しかし声は出ず、その代わり、部屋の隅々に不気味な囁きが響き渡った。言葉は聞き取れないが、その音だけで背筋が凍る。囁きは徐々に大きくなり、やがて僕たちの心を完全に支配した。

その瞬間、部屋の壁から影が這い出してくるのが見えた。

それらは形を持たず、蠢動し、部屋の中を漂っていた。影たちは首の周りを旋回し、その微笑みをより一層不気味なものに変えていった。首は僕たち一人一人の目をじっと見つめ、その視線は魂をえぐるようだった。僕たちはその視線から逃れようとしたが、足は重く、動かすことができなかった。

突然、首の微笑みが消え、部屋は再び静寂に包まれた。

影たちは壁に吸い込まれるように消えていき、僕たちはようやく自由を取り戻した。しかし、その体験は僕たちの心に深い傷を残し、その夜以来、僕たちは何かが常に後ろにいるような感覚に襲われるようになった。

僕たちは慌てて地下室から逃げ出した。
外に出ると、急に全てが静まり返り、あの首の微笑みだけが僕たちの心に残った。

それは、彼の地縛霊が抱える未解決の悲しみなのか、それとも僕たちを警告するためのものだったのか。真実は謎のままだが、あの日、僕たちは本当の恐怖を知った。そして、それは僕たちの記憶から決して消えることはない。

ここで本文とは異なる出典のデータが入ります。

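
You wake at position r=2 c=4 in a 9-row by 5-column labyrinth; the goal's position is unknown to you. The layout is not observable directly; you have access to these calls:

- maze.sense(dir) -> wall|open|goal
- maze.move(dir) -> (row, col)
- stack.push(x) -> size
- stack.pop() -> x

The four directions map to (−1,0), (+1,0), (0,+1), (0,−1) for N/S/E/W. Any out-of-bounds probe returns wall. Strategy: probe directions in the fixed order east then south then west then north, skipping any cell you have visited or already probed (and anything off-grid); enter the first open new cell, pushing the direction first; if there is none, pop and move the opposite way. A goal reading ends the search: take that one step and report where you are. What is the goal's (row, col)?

-> maze.sense(south)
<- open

-> stack.push(south)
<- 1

-> maze.move(south)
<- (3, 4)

-> maze.sense(south)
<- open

-> stack.push(south)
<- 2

-> maze.move(south)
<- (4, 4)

-> maze.sense(south)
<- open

-> stack.push(south)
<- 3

-> maze.move(south)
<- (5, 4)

-> maze.sense(south)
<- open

-> stack.push(south)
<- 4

-> maze.move(south)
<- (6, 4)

-> maze.sense(south)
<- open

-> stack.push(south)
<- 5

-> maze.move(south)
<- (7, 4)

-> maze.sense(south)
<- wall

-> maze.sense(west)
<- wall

-> stack.pop()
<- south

-> maze.move(north)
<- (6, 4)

-> maze.sense(west)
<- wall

-> stack.pop()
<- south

-> maze.move(north)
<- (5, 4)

-> maze.sense(west)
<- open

-> stack.push(west)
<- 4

-> maze.move(west)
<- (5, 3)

-> maze.sense(west)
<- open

-> stack.push(west)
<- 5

-> maze.move(west)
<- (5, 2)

-> maze.sense(south)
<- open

-> stack.push(south)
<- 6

-> maze.move(south)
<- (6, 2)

-> maze.sense(south)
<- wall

-> maze.sense(west)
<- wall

-> stack.pop()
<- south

-> maze.move(north)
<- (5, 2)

-> maze.sense(west)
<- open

-> stack.push(west)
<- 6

-> maze.move(west)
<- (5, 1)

-> maze.sense(west)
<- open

-> stack.push(west)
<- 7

-> maze.move(west)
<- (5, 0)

-> maze.sense(south)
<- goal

-> maze.move(south)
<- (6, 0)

Answer: (6, 0)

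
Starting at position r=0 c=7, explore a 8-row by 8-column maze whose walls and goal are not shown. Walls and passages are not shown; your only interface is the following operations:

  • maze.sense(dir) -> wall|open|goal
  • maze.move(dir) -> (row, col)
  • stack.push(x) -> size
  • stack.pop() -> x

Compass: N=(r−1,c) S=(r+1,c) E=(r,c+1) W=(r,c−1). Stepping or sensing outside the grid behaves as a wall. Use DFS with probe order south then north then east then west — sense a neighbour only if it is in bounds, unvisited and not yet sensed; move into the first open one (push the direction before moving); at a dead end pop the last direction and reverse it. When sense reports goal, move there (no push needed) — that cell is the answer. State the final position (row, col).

-- maze.sense(south) == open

-- stack.push(south) == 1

-- maze.move(south) == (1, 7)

-- maze.sense(south) == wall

-- maze.sense(west) == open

-- stack.push(west) == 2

-- maze.move(west) == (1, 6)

-- maze.sense(south) == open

-- stack.push(south) == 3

-- maze.move(south) == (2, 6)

-- maze.sense(south) == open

-- stack.push(south) == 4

-- maze.move(south) == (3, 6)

-- maze.sense(south) == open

-- stack.push(south) == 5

-- maze.move(south) == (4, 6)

-- maze.sense(south) == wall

-- maze.sense(east) == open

-- stack.push(east) == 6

-- maze.move(east) == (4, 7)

-- maze.sense(south) == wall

-- maze.sense(north) == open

-- stack.push(north) == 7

-- maze.move(north) == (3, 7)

-- stack.pop() == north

-- maze.move(south) == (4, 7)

-- stack.pop() == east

-- maze.move(west) == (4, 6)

-- maze.sense(west) == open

-- stack.push(west) == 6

-- maze.move(west) == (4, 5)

-- maze.sense(south) == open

-- stack.push(south) == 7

-- maze.move(south) == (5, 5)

-- maze.sense(south) == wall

-- maze.sense(west) == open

-- stack.push(west) == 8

-- maze.move(west) == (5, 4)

-- maze.sense(south) == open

-- stack.push(south) == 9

-- maze.move(south) == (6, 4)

-- maze.sense(south) == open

-- stack.push(south) == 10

-- maze.move(south) == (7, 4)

-- maze.sense(east) == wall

-- maze.sense(west) == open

-- stack.push(west) == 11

-- maze.move(west) == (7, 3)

-- maze.sense(north) == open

-- stack.push(north) == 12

-- maze.move(north) == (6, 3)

-- maze.sense(north) == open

-- stack.push(north) == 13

-- maze.move(north) == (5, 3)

-- maze.sense(north) == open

-- stack.push(north) == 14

-- maze.move(north) == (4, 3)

-- maze.sense(north) == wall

-- maze.sense(east) == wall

-- maze.sense(west) == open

-- stack.push(west) == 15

-- maze.move(west) == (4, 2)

-- maze.sense(south) == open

-- stack.push(south) == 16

-- maze.move(south) == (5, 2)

-- maze.sense(south) == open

-- stack.push(south) == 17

-- maze.move(south) == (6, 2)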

僕たちはその夜、何も語らずに家路についた。後日、僕はもう一度その家を訪れた。しかし、地下室の入り口はどこにも見つからず、首の存在も、あの不気味な微笑みも、すべてが幻だったかのように消えていた。

ただ一つ言えるのは、あの日、僕たちは本当に何かと対面したということ。そして、あの微笑みは、僕たちが忘れられない恐怖の記憶として、永遠に心に残るだろう。